Jeunes Agriculteurs entend remettre au cœur du débat présidentiel les problématiques du foncier agricole, de l'alimentation de proximité et de l'installation des jeunes en agriculture. Le syndicat indique, dans un communiqué, avoir rejoint l'appel « Alimentons 2012 », un manifeste à la relocalisation de l'agriculture initié par Nature et progrès, une association de défense de l'agriculture biologique, et Minga, un collectif d'entreprises prônant une économie équitable.
« Les jeunes doivent savoir évoluer avec les attentes de la société. Et répondre à la demande de proximité est aujourd'hui un complément incontournable aux filières longues, que nous voulons bien sûr aussi continuer à faire progresser », explique Jean-Michel Schaeffer, le président de JA.
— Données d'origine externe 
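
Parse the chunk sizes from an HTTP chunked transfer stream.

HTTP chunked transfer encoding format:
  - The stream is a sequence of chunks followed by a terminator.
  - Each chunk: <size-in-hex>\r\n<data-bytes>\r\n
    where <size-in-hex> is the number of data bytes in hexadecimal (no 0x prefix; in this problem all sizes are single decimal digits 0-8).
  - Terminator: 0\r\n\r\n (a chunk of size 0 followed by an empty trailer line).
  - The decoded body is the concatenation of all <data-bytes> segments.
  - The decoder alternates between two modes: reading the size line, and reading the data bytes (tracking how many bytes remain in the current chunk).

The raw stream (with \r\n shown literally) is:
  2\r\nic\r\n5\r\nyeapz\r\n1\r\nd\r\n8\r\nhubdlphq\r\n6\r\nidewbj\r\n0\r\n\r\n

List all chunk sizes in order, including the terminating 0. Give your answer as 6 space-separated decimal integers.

Chunk 1: stream[0..1]='2' size=0x2=2, data at stream[3..5]='ic' -> body[0..2], body so far='ic'
Chunk 2: stream[7..8]='5' size=0x5=5, data at stream[10..15]='yeapz' -> body[2..7], body so far='icyeapz'
Chunk 3: stream[17..18]='1' size=0x1=1, data at stream[20..21]='d' -> body[7..8], body so far='icyeapzd'
Chunk 4: stream[23..24]='8' size=0x8=8, data at stream[26..34]='hubdlphq' -> body[8..16], body so far='icyeapzdhubdlphq'
Chunk 5: stream[36..37]='6' size=0x6=6, data at stream[39..45]='idewbj' -> body[16..22], body so far='icyeapzdhubdlphqidewbj'
Chunk 6: stream[47..48]='0' size=0 (terminator). Final body='icyeapzdhubdlphqidewbj' (22 bytes)

Answer: 2 5 1 8 6 0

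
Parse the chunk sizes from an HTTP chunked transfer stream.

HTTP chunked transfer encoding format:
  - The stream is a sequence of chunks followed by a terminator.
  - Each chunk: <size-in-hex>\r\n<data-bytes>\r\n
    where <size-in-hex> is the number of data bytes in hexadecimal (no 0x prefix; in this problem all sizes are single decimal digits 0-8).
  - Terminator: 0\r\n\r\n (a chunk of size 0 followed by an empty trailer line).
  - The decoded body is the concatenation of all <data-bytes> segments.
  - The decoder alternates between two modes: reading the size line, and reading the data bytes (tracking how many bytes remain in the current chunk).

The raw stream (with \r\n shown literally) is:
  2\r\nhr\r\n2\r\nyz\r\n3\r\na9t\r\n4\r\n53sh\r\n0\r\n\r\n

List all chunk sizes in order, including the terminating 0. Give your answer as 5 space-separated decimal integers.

Chunk 1: stream[0..1]='2' size=0x2=2, data at stream[3..5]='hr' -> body[0..2], body so far='hr'
Chunk 2: stream[7..8]='2' size=0x2=2, data at stream[10..12]='yz' -> body[2..4], body so far='hryz'
Chunk 3: stream[14..15]='3' size=0x3=3, data at stream[17..20]='a9t' -> body[4..7], body so far='hryza9t'
Chunk 4: stream[22..23]='4' size=0x4=4, data at stream[25..29]='53sh' -> body[7..11], body so far='hryza9t53sh'
Chunk 5: stream[31..32]='0' size=0 (terminator). Final body='hryza9t53sh' (11 bytes)

Answer: 2 2 3 4 0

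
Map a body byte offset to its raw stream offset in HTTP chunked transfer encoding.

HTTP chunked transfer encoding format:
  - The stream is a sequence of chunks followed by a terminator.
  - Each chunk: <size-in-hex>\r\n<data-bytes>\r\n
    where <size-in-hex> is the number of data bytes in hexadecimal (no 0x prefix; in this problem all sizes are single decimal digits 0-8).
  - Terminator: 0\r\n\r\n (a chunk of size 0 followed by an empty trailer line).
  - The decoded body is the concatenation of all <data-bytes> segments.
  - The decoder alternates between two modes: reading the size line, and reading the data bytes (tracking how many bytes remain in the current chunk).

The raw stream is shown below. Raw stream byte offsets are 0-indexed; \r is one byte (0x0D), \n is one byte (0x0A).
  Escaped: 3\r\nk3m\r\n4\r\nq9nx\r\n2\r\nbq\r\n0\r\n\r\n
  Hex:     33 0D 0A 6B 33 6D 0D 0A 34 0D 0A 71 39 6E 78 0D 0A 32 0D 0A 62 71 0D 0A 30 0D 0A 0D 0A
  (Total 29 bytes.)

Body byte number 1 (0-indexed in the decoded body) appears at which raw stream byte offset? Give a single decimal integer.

Chunk 1: stream[0..1]='3' size=0x3=3, data at stream[3..6]='k3m' -> body[0..3], body so far='k3m'
Chunk 2: stream[8..9]='4' size=0x4=4, data at stream[11..15]='q9nx' -> body[3..7], body so far='k3mq9nx'
Chunk 3: stream[17..18]='2' size=0x2=2, data at stream[20..22]='bq' -> body[7..9], body so far='k3mq9nxbq'
Chunk 4: stream[24..25]='0' size=0 (terminator). Final body='k3mq9nxbq' (9 bytes)
Body byte 1 at stream offset 4

Answer: 4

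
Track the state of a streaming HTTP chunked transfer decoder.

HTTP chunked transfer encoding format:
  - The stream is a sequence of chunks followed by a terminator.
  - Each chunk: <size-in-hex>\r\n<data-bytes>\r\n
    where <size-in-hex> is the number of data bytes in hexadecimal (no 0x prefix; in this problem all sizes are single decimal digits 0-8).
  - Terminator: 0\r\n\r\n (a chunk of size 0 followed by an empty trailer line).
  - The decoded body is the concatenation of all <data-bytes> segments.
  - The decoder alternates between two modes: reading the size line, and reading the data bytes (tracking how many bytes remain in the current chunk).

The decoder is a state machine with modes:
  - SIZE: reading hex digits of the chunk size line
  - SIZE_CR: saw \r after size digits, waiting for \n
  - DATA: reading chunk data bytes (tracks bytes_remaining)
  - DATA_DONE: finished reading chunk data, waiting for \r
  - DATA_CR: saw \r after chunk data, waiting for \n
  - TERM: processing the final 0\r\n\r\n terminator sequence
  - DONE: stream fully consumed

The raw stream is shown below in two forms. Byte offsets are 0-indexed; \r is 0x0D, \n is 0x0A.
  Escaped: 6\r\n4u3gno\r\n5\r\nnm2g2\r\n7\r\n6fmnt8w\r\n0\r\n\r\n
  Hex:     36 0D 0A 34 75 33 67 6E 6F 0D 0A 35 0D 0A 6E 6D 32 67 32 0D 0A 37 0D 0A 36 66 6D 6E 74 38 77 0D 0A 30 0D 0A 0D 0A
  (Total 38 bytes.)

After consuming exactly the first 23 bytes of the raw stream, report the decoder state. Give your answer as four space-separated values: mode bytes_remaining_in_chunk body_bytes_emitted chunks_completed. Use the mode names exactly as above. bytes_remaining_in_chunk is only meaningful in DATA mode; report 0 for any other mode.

Answer: SIZE_CR 0 11 2

Derivation:
Byte 0 = '6': mode=SIZE remaining=0 emitted=0 chunks_done=0
Byte 1 = 0x0D: mode=SIZE_CR remaining=0 emitted=0 chunks_done=0
Byte 2 = 0x0A: mode=DATA remaining=6 emitted=0 chunks_done=0
Byte 3 = '4': mode=DATA remaining=5 emitted=1 chunks_done=0
Byte 4 = 'u': mode=DATA remaining=4 emitted=2 chunks_done=0
Byte 5 = '3': mode=DATA remaining=3 emitted=3 chunks_done=0
Byte 6 = 'g': mode=DATA remaining=2 emitted=4 chunks_done=0
Byte 7 = 'n': mode=DATA remaining=1 emitted=5 chunks_done=0
Byte 8 = 'o': mode=DATA_DONE remaining=0 emitted=6 chunks_done=0
Byte 9 = 0x0D: mode=DATA_CR remaining=0 emitted=6 chunks_done=0
Byte 10 = 0x0A: mode=SIZE remaining=0 emitted=6 chunks_done=1
Byte 11 = '5': mode=SIZE remaining=0 emitted=6 chunks_done=1
Byte 12 = 0x0D: mode=SIZE_CR remaining=0 emitted=6 chunks_done=1
Byte 13 = 0x0A: mode=DATA remaining=5 emitted=6 chunks_done=1
Byte 14 = 'n': mode=DATA remaining=4 emitted=7 chunks_done=1
Byte 15 = 'm': mode=DATA remaining=3 emitted=8 chunks_done=1
Byte 16 = '2': mode=DATA remaining=2 emitted=9 chunks_done=1
Byte 17 = 'g': mode=DATA remaining=1 emitted=10 chunks_done=1
Byte 18 = '2': mode=DATA_DONE remaining=0 emitted=11 chunks_done=1
Byte 19 = 0x0D: mode=DATA_CR remaining=0 emitted=11 chunks_done=1
Byte 20 = 0x0A: mode=SIZE remaining=0 emitted=11 chunks_done=2
Byte 21 = '7': mode=SIZE remaining=0 emitted=11 chunks_done=2
Byte 22 = 0x0D: mode=SIZE_CR remaining=0 emitted=11 chunks_done=2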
« En rejoignant d'autres acteurs de la société civile engagés pour l'alimentation, nous voulons rappeler nos priorités, à commencer par la défense de la terre et de notre métier. C'est une posture naturelle de la part de notre syndicat » poursuit-il.
Depuis plusieurs années, JA mène des actions de sensibilisation des consommateurs sur l'approvisionnement direct et local en matière d'alimentation. Chaque année, le syndicat se rend sur le parvis de la Défense, à Paris, pour son traditionnel « marché solidaire ».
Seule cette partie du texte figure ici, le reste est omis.